Search code examples
javaxmlpartialbytebufferfilechannel

Java XML parsing


I have a file that has several XML documents like below in sequence.

<?xml version="1.0"?><Node>...<Node>...</Node>...</Node><?xml version...

which repeats several times.

I use Java, I have a FileChannel opened for the file and I have a byte buffer to read. Would appreciate if there is a built in way or an easier way or an already solved way to do a partial parsing of XML bytes with Java. For example like this:

FooParser parser = new FooParser();

while (...)
{
    buffer.flip();
    parser.parse(buffer);
    buffer.compact();
    if (parser.done())
    {
        xmlDocs.add(parser.xml());
        parser.reset();
    }
    file.read(buffer);
    ...
}

Solution

  • There's nothing in the api that I know of that will parse multiple xml docs in a single stream.
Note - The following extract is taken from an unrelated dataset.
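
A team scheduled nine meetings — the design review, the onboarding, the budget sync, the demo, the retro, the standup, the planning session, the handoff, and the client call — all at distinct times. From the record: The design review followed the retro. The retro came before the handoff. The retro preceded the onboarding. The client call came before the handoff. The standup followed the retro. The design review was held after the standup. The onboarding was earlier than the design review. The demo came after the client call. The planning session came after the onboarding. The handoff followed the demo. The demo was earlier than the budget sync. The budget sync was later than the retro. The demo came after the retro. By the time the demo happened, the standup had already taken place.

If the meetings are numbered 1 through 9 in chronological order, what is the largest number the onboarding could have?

7

The onboarding must come before the design review and the planning session — 2 meetings forced after it.
Everything else can be placed before the onboarding in some valid order, so the onboarding can sit as late as position 9 − 2 = 7.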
I think you're going to have to scan for the <?xml ... tags yourself and split up the input. The parser won't know that it's hit the next xml document until it reads the tag. At that point it will choke and the opening tag for the next xml doc will have already been read.

    Actually, now that you mention it, you may be able to use a pull parser to do what you want. But I'm pretty sure the SAX and DOM parsers in the api won't do what you want.